Christian Jacq, Les Égyptiennes. |
Croyez vous que Christian Jacq ai raison ? Le mythe égyptien est-il différent des autres ?[/quote]
Oui, je crois au déficit spirituel des femmes régies par ce type croyance. Quant à dire que toute femme égyptienne pouvait se reconnaître en la figure d'Isis découvrant les secrets de la résurrection, je ne sais pas. Je dirais que c'est vrai, mais je dirais aussi qu'en ça, le mythe égyptien n'est pas différent des autres en ce sens qu'il offre plusieurs types féminins.

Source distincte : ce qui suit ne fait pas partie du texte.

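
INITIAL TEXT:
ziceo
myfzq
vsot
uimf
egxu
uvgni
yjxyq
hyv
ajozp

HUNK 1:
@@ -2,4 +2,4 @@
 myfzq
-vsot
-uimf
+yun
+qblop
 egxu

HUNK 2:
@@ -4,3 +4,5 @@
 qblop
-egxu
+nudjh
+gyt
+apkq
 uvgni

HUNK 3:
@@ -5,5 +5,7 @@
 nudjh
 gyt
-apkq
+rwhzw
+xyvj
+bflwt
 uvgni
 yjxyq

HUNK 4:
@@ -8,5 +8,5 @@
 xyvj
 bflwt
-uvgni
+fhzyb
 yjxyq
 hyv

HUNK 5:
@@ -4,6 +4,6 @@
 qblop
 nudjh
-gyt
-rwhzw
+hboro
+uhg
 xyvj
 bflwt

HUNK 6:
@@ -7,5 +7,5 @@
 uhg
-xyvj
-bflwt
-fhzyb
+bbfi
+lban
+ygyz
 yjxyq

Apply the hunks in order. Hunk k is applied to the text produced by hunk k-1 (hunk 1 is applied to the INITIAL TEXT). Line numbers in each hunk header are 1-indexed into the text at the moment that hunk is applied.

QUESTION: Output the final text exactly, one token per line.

Answer: ziceo
myfzq
yun
qblop
nudjh
hboro
uhg
bbfi
lban
ygyz
yjxyq
hyv
ajozp

Derivation:
Hunk 1: at line 2 remove [vsot,uimf] add [yun,qblop] -> 9 lines: ziceo myfzq yun qblop egxu uvgni yjxyq hyv ajozp
Hunk 2: at line 4 remove [egxu] add [nudjh,gyt,apkq] -> 11 lines: ziceo myfzq yun qblop nudjh gyt apkq uvgni yjxyq hyv ajozp
Hunk 3: at line 5 remove [apkq] add [rwhzw,xyvj,bflwt] -> 13 lines: ziceo myfzq yun qblop nudjh gyt rwhzw xyvj bflwt uvgni yjxyq hyv ajozp
Hunk 4: at line 8 remove [uvgni] add [fhzyb] -> 13 lines: ziceo myfzq yun qblop nudjh gyt rwhzw xyvj bflwt fhzyb yjxyq hyv ajozp
Hunk 5: at line 4 remove [gyt,rwhzw] add [hboro,uhg] -> 13 lines: ziceo myfzq yun qblop nudjh hboro uhg xyvj bflwt fhzyb yjxyq hyv ajozp
Hunk 6: at line 7 remove [xyvj,bflwt,fhzyb] add [bbfi,lban,ygyz] -> 13 lines: ziceo myfzq yun qblop nudjh hboro uhg bbfi lban ygyz yjxyq hyv ajozp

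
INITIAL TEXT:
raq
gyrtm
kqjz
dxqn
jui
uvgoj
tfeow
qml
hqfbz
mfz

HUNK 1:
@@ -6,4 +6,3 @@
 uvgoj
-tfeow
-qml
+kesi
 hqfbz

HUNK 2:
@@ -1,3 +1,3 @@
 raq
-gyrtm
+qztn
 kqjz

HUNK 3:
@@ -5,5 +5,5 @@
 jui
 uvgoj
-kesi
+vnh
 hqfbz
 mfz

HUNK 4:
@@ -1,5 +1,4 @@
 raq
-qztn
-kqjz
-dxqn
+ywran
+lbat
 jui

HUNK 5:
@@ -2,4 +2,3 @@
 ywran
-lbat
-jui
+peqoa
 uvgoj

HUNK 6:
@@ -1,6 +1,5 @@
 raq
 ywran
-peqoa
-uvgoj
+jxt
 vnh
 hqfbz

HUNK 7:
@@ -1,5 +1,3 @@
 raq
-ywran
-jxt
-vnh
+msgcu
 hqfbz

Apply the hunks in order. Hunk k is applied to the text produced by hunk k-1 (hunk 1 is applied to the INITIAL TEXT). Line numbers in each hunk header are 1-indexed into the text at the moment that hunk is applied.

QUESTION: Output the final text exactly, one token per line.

Answer: raq
msgcu
hqfbz
mfz

Derivation:
Hunk 1: at line 6 remove [tfeow,qml] add [kesi] -> 9 lines: raq gyrtm kqjz dxqn jui uvgoj kesi hqfbz mfz
Hunk 2: at line 1 remove [gyrtm] add [qztn] -> 9 lines: raq qztn kqjz dxqn jui uvgoj kesi hqfbz mfz
Hunk 3: at line 5 remove [kesi] add [vnh] -> 9 lines: raq qztn kqjz dxqn jui uvgoj vnh hqfbz mfz
Hunk 4: at line 1 remove [qztn,kqjz,dxqn] add [ywran,lbat] -> 8 lines: raq ywran lbat jui uvgoj vnh hqfbz mfz
Hunk 5: at line 2 remove [lbat,jui] add [peqoa] -> 7 lines: raq ywran peqoa uvgoj vnh hqfbz mfz
Hunk 6: at line 1 remove [peqoa,uvgoj] add [jxt] -> 6 lines: raq ywran jxt vnh hqfbz mfz
Hunk 7: at line 1 remove [ywran,jxt,vnh] add [msgcu] -> 4 lines: raq msgcu hqfbz mfz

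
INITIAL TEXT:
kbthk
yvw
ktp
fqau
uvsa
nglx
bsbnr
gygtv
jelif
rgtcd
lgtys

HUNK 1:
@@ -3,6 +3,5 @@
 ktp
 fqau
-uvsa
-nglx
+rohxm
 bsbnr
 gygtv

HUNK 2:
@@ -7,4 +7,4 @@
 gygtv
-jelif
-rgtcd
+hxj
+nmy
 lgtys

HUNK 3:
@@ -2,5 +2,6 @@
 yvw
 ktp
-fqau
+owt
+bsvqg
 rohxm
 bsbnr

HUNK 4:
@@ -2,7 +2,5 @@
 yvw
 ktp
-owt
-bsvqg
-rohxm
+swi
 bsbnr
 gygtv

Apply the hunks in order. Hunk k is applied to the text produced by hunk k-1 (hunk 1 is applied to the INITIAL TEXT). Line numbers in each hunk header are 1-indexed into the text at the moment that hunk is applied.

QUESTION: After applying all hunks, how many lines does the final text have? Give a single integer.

Hunk 1: at line 3 remove [uvsa,nglx] add [rohxm] -> 10 lines: kbthk yvw ktp fqau rohxm bsbnr gygtv jelif rgtcd lgtys
Hunk 2: at line 7 remove [jelif,rgtcd] add [hxj,nmy] -> 10 lines: kbthk yvw ktp fqau rohxm bsbnr gygtv hxj nmy lgtys
Hunk 3: at line 2 remove [fqau] add [owt,bsvqg] -> 11 lines: kbthk yvw ktp owt bsvqg rohxm bsbnr gygtv hxj nmy lgtys
Hunk 4: at line 2 remove [owt,bsvqg,rohxm] add [swi] -> 9 lines: kbthk yvw ktp swi bsbnr gygtv hxj nmy lgtys
Final line count: 9

Answer: 9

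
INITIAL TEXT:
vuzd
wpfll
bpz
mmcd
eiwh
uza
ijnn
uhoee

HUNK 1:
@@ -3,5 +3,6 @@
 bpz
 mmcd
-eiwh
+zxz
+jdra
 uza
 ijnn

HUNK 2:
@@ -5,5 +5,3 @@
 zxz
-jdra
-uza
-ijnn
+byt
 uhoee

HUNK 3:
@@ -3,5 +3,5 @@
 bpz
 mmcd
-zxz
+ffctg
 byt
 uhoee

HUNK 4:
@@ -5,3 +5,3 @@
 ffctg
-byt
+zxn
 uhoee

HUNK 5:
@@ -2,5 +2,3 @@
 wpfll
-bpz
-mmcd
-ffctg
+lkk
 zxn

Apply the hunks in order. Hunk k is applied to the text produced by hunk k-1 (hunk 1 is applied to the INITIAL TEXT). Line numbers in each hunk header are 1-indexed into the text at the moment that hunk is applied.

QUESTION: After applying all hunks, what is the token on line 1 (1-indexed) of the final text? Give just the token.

Hunk 1: at line 3 remove [eiwh] add [zxz,jdra] -> 9 lines: vuzd wpfll bpz mmcd zxz jdra uza ijnn uhoee
Hunk 2: at line 5 remove [jdra,uza,ijnn] add [byt] -> 7 lines: vuzd wpfll bpz mmcd zxz byt uhoee
Hunk 3: at line 3 remove [zxz] add [ffctg] -> 7 lines: vuzd wpfll bpz mmcd ffctg byt uhoee
Hunk 4: at line 5 remove [byt] add [zxn] -> 7 lines: vuzd wpfll bpz mmcd ffctg zxn uhoee
Hunk 5: at line 2 remove [bpz,mmcd,ffctg] add [lkk] -> 5 lines: vuzd wpfll lkk zxn uhoee
Final line 1: vuzd

Answer: vuzd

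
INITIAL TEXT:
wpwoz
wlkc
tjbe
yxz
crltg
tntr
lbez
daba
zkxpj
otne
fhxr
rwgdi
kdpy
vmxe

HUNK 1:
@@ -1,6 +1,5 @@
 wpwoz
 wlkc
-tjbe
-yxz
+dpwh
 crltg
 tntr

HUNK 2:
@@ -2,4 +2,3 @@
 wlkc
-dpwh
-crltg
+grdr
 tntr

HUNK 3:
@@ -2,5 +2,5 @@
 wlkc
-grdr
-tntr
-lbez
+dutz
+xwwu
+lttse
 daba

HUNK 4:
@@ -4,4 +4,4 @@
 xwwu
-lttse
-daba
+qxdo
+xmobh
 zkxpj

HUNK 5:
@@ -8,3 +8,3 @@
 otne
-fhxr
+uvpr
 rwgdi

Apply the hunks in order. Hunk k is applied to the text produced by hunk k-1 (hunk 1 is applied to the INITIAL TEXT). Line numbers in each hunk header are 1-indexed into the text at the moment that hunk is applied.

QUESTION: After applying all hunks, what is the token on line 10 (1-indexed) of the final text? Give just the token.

Hunk 1: at line 1 remove [tjbe,yxz] add [dpwh] -> 13 lines: wpwoz wlkc dpwh crltg tntr lbez daba zkxpj otne fhxr rwgdi kdpy vmxe
Hunk 2: at line 2 remove [dpwh,crltg] add [grdr] -> 12 lines: wpwoz wlkc grdr tntr lbez daba zkxpj otne fhxr rwgdi kdpy vmxe
Hunk 3: at line 2 remove [grdr,tntr,lbez] add [dutz,xwwu,lttse] -> 12 lines: wpwoz wlkc dutz xwwu lttse daba zkxpj otne fhxr rwgdi kdpy vmxe
Hunk 4: at line 4 remove [lttse,daba] add [qxdo,xmobh] -> 12 lines: wpwoz wlkc dutz xwwu qxdo xmobh zkxpj otne fhxr rwgdi kdpy vmxe
Hunk 5: at line 8 remove [fhxr] add [uvpr] -> 12 lines: wpwoz wlkc dutz xwwu qxdo xmobh zkxpj otne uvpr rwgdi kdpy vmxe
Final line 10: rwgdi

Answer: rwgdi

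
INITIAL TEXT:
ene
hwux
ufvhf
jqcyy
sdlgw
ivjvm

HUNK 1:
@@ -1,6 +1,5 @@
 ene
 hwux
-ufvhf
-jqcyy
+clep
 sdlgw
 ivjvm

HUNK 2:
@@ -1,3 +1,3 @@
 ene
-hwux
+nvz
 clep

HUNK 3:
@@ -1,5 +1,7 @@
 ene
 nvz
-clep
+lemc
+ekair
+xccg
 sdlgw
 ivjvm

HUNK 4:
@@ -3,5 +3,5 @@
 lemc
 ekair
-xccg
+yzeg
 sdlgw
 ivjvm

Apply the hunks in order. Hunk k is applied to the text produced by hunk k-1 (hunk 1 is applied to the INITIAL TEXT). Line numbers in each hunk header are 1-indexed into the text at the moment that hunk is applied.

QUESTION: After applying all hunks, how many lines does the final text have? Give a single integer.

Answer: 7

Derivation:
Hunk 1: at line 1 remove [ufvhf,jqcyy] add [clep] -> 5 lines: ene hwux clep sdlgw ivjvm
Hunk 2: at line 1 remove [hwux] add [nvz] -> 5 lines: ene nvz clep sdlgw ivjvm
Hunk 3: at line 1 remove [clep] add [lemc,ekair,xccg] -> 7 lines: ene nvz lemc ekair xccg sdlgw ivjvm
Hunk 4: at line 3 remove [xccg] add [yzeg] -> 7 lines: ene nvz lemc ekair yzeg sdlgw ivjvm
Final line count: 7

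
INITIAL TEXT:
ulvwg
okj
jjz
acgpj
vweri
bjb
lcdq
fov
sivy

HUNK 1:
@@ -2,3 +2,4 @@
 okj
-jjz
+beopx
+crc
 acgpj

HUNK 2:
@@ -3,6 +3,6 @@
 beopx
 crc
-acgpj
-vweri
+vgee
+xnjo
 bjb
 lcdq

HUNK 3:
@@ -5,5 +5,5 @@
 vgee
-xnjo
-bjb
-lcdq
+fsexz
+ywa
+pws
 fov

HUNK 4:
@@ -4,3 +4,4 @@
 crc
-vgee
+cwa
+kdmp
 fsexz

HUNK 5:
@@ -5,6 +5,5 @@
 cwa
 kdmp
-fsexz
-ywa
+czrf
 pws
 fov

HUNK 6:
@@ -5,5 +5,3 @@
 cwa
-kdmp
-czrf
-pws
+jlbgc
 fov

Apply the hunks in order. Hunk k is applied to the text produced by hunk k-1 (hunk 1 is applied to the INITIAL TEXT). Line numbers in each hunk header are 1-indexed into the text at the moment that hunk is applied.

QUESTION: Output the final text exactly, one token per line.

Answer: ulvwg
okj
beopx
crc
cwa
jlbgc
fov
sivy

Derivation:
Hunk 1: at line 2 remove [jjz] add [beopx,crc] -> 10 lines: ulvwg okj beopx crc acgpj vweri bjb lcdq fov sivy
Hunk 2: at line 3 remove [acgpj,vweri] add [vgee,xnjo] -> 10 lines: ulvwg okj beopx crc vgee xnjo bjb lcdq fov sivy
Hunk 3: at line 5 remove [xnjo,bjb,lcdq] add [fsexz,ywa,pws] -> 10 lines: ulvwg okj beopx crc vgee fsexz ywa pws fov sivy
Hunk 4: at line 4 remove [vgee] add [cwa,kdmp] -> 11 lines: ulvwg okj beopx crc cwa kdmp fsexz ywa pws fov sivy
Hunk 5: at line 5 remove [fsexz,ywa] add [czrf] -> 10 lines: ulvwg okj beopx crc cwa kdmp czrf pws fov sivy
Hunk 6: at line 5 remove [kdmp,czrf,pws] add [jlbgc] -> 8 lines: ulvwg okj beopx crc cwa jlbgc fov sivy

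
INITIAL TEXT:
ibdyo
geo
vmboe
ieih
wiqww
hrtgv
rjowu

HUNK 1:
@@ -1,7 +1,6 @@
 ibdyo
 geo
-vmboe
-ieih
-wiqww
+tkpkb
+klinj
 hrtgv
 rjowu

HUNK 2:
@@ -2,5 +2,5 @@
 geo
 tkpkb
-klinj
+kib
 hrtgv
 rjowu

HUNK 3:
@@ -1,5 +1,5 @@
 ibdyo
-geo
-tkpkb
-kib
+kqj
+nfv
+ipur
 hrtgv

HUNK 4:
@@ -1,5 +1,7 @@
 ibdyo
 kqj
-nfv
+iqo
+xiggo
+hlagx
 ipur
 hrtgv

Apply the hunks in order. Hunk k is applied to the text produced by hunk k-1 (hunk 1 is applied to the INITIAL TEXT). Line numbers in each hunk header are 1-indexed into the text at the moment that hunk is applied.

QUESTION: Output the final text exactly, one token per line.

Hunk 1: at line 1 remove [vmboe,ieih,wiqww] add [tkpkb,klinj] -> 6 lines: ibdyo geo tkpkb klinj hrtgv rjowu
Hunk 2: at line 2 remove [klinj] add [kib] -> 6 lines: ibdyo geo tkpkb kib hrtgv rjowu
Hunk 3: at line 1 remove [geo,tkpkb,kib] add [kqj,nfv,ipur] -> 6 lines: ibdyo kqj nfv ipur hrtgv rjowu
Hunk 4: at line 1 remove [nfv] add [iqo,xiggo,hlagx] -> 8 lines: ibdyo kqj iqo xiggo hlagx ipur hrtgv rjowu

Answer: ibdyo
kqj
iqo
xiggo
hlagx
ipur
hrtgv
rjowu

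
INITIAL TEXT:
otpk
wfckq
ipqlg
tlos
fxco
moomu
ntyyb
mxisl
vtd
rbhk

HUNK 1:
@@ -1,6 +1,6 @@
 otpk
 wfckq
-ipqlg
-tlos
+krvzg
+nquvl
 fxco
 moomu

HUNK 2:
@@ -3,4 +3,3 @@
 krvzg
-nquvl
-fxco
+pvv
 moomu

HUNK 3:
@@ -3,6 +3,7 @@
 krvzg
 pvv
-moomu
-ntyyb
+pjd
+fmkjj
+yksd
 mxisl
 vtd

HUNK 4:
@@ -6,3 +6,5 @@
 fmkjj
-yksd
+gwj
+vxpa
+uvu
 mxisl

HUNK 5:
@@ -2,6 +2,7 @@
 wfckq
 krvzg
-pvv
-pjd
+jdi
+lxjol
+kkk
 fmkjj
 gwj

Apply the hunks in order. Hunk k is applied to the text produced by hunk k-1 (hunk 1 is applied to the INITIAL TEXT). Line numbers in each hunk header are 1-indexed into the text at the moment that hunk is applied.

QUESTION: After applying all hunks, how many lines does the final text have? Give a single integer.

Answer: 13

Derivation:
Hunk 1: at line 1 remove [ipqlg,tlos] add [krvzg,nquvl] -> 10 lines: otpk wfckq krvzg nquvl fxco moomu ntyyb mxisl vtd rbhk
Hunk 2: at line 3 remove [nquvl,fxco] add [pvv] -> 9 lines: otpk wfckq krvzg pvv moomu ntyyb mxisl vtd rbhk
Hunk 3: at line 3 remove [moomu,ntyyb] add [pjd,fmkjj,yksd] -> 10 lines: otpk wfckq krvzg pvv pjd fmkjj yksd mxisl vtd rbhk
Hunk 4: at line 6 remove [yksd] add [gwj,vxpa,uvu] -> 12 lines: otpk wfckq krvzg pvv pjd fmkjj gwj vxpa uvu mxisl vtd rbhk
Hunk 5: at line 2 remove [pvv,pjd] add [jdi,lxjol,kkk] -> 13 lines: otpk wfckq krvzg jdi lxjol kkk fmkjj gwj vxpa uvu mxisl vtd rbhk
Final line count: 13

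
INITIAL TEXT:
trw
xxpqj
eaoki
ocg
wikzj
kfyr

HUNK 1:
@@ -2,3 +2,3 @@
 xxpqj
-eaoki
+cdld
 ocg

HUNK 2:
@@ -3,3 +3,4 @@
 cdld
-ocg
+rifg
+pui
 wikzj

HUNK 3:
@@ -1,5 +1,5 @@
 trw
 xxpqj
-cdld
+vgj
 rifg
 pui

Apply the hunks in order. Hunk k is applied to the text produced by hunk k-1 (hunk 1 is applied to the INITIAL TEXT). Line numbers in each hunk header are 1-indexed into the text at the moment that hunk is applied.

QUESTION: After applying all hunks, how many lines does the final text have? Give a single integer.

Answer: 7

Derivation:
Hunk 1: at line 2 remove [eaoki] add [cdld] -> 6 lines: trw xxpqj cdld ocg wikzj kfyr
Hunk 2: at line 3 remove [ocg] add [rifg,pui] -> 7 lines: trw xxpqj cdld rifg pui wikzj kfyr
Hunk 3: at line 1 remove [cdld] add [vgj] -> 7 lines: trw xxpqj vgj rifg pui wikzj kfyr
Final line count: 7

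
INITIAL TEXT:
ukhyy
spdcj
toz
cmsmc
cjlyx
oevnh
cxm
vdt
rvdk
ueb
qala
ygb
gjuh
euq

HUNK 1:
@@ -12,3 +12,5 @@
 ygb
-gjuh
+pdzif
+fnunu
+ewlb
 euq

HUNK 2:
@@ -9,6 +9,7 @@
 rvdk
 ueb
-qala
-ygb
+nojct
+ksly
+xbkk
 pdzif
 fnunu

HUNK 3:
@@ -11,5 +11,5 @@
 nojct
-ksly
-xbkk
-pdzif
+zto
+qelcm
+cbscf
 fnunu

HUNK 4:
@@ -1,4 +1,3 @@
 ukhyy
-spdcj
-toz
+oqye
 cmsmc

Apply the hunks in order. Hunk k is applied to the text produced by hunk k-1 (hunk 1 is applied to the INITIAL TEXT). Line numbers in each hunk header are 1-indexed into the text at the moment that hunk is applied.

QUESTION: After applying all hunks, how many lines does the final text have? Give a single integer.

Answer: 16

Derivation:
Hunk 1: at line 12 remove [gjuh] add [pdzif,fnunu,ewlb] -> 16 lines: ukhyy spdcj toz cmsmc cjlyx oevnh cxm vdt rvdk ueb qala ygb pdzif fnunu ewlb euq
Hunk 2: at line 9 remove [qala,ygb] add [nojct,ksly,xbkk] -> 17 lines: ukhyy spdcj toz cmsmc cjlyx oevnh cxm vdt rvdk ueb nojct ksly xbkk pdzif fnunu ewlb euq
Hunk 3: at line 11 remove [ksly,xbkk,pdzif] add [zto,qelcm,cbscf] -> 17 lines: ukhyy spdcj toz cmsmc cjlyx oevnh cxm vdt rvdk ueb nojct zto qelcm cbscf fnunu ewlb euq
Hunk 4: at line 1 remove [spdcj,toz] add [oqye] -> 16 lines: ukhyy oqye cmsmc cjlyx oevnh cxm vdt rvdk ueb nojct zto qelcm cbscf fnunu ewlb euq
Final line count: 16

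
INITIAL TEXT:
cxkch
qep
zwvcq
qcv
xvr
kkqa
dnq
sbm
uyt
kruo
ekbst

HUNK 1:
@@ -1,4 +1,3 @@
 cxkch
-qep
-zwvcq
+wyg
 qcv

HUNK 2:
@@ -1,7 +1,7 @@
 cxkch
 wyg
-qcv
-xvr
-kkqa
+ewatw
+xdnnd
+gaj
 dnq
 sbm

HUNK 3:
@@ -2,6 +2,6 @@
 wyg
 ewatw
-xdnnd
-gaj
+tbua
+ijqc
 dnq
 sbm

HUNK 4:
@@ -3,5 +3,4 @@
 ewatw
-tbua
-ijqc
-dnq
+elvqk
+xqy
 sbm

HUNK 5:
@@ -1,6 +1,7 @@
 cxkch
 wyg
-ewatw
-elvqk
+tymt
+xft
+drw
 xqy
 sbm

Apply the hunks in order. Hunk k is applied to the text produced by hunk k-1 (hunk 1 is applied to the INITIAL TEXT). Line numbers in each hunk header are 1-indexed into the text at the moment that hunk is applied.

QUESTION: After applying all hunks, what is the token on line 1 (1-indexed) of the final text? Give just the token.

Answer: cxkch

Derivation:
Hunk 1: at line 1 remove [qep,zwvcq] add [wyg] -> 10 lines: cxkch wyg qcv xvr kkqa dnq sbm uyt kruo ekbst
Hunk 2: at line 1 remove [qcv,xvr,kkqa] add [ewatw,xdnnd,gaj] -> 10 lines: cxkch wyg ewatw xdnnd gaj dnq sbm uyt kruo ekbst
Hunk 3: at line 2 remove [xdnnd,gaj] add [tbua,ijqc] -> 10 lines: cxkch wyg ewatw tbua ijqc dnq sbm uyt kruo ekbst
Hunk 4: at line 3 remove [tbua,ijqc,dnq] add [elvqk,xqy] -> 9 lines: cxkch wyg ewatw elvqk xqy sbm uyt kruo ekbst
Hunk 5: at line 1 remove [ewatw,elvqk] add [tymt,xft,drw] -> 10 lines: cxkch wyg tymt xft drw xqy sbm uyt kruo ekbst
Final line 1: cxkch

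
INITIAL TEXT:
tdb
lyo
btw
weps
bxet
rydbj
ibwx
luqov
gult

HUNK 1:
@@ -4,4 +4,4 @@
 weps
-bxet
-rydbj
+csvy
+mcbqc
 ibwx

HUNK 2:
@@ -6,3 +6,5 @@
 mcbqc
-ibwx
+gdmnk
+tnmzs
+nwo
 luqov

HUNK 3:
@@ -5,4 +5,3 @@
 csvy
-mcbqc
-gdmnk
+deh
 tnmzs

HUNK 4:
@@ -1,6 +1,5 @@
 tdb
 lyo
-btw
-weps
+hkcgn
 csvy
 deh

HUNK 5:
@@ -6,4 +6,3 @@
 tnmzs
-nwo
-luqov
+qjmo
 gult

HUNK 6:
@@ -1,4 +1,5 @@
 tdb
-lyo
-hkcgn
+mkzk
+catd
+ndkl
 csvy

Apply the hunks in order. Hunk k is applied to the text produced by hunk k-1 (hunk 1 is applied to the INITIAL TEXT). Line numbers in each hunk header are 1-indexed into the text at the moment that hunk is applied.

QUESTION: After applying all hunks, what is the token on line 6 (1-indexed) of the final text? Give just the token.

Hunk 1: at line 4 remove [bxet,rydbj] add [csvy,mcbqc] -> 9 lines: tdb lyo btw weps csvy mcbqc ibwx luqov gult
Hunk 2: at line 6 remove [ibwx] add [gdmnk,tnmzs,nwo] -> 11 lines: tdb lyo btw weps csvy mcbqc gdmnk tnmzs nwo luqov gult
Hunk 3: at line 5 remove [mcbqc,gdmnk] add [deh] -> 10 lines: tdb lyo btw weps csvy deh tnmzs nwo luqov gult
Hunk 4: at line 1 remove [btw,weps] add [hkcgn] -> 9 lines: tdb lyo hkcgn csvy deh tnmzs nwo luqov gult
Hunk 5: at line 6 remove [nwo,luqov] add [qjmo] -> 8 lines: tdb lyo hkcgn csvy deh tnmzs qjmo gult
Hunk 6: at line 1 remove [lyo,hkcgn] add [mkzk,catd,ndkl] -> 9 lines: tdb mkzk catd ndkl csvy deh tnmzs qjmo gult
Final line 6: deh

Answer: deh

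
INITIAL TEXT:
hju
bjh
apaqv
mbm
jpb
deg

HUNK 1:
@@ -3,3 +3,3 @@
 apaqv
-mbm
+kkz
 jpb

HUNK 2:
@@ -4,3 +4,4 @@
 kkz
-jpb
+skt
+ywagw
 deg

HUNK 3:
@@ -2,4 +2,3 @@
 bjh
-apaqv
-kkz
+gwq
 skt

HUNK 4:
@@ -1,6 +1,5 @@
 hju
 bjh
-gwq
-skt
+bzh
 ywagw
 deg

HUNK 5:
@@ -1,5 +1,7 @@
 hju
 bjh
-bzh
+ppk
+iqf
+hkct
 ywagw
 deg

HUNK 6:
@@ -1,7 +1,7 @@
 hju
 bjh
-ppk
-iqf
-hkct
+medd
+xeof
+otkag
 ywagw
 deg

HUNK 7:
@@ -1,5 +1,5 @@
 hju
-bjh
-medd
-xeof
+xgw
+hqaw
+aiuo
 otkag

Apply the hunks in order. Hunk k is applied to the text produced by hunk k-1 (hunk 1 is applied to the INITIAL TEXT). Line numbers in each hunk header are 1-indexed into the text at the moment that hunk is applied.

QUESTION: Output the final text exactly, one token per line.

Hunk 1: at line 3 remove [mbm] add [kkz] -> 6 lines: hju bjh apaqv kkz jpb deg
Hunk 2: at line 4 remove [jpb] add [skt,ywagw] -> 7 lines: hju bjh apaqv kkz skt ywagw deg
Hunk 3: at line 2 remove [apaqv,kkz] add [gwq] -> 6 lines: hju bjh gwq skt ywagw deg
Hunk 4: at line 1 remove [gwq,skt] add [bzh] -> 5 lines: hju bjh bzh ywagw deg
Hunk 5: at line 1 remove [bzh] add [ppk,iqf,hkct] -> 7 lines: hju bjh ppk iqf hkct ywagw deg
Hunk 6: at line 1 remove [ppk,iqf,hkct] add [medd,xeof,otkag] -> 7 lines: hju bjh medd xeof otkag ywagw deg
Hunk 7: at line 1 remove [bjh,medd,xeof] add [xgw,hqaw,aiuo] -> 7 lines: hju xgw hqaw aiuo otkag ywagw deg

Answer: hju
xgw
hqaw
aiuo
otkag
ywagw
deg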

Pour reprendre l'idée de Jung, citée par Airzombie, les Dieux sont pour lui des archétypes, des manifestations de l'inconscient personnifiés. Ce qui veut dire que les traditions polythéistes offrent des figures de déesses et de dieux assez variés pour identifier différentes influences en soi.
C'est effectivement amener à 2 réactions différentes dans l'estime de soi chez une femme d'avoir soit une déesse de l'Amour valorisée soit une pécheresse de toute éternité dans sa culture...
Dans tous les cas, Esther Harding, élève de Jung le déclare dans les mystère de la femme, le fait de n'être plus polythéïste et laisser toute place au rationnel tout en méprisant le reste amène chez l'homme comme chez la femme ( mais surtout chez elle, la plus sacrifée car devant se modeler sur le principe masculin régi par la société pour réussir sa vie professionnelle sans être faite pour lui ) des carences émotionnelles très graves : on peut avoir 40 ans physiquement et moralement, mais à cause de tout ce qu'on refuse de reconnaître en soi, être un enfant du point de vue du développement émotionnel.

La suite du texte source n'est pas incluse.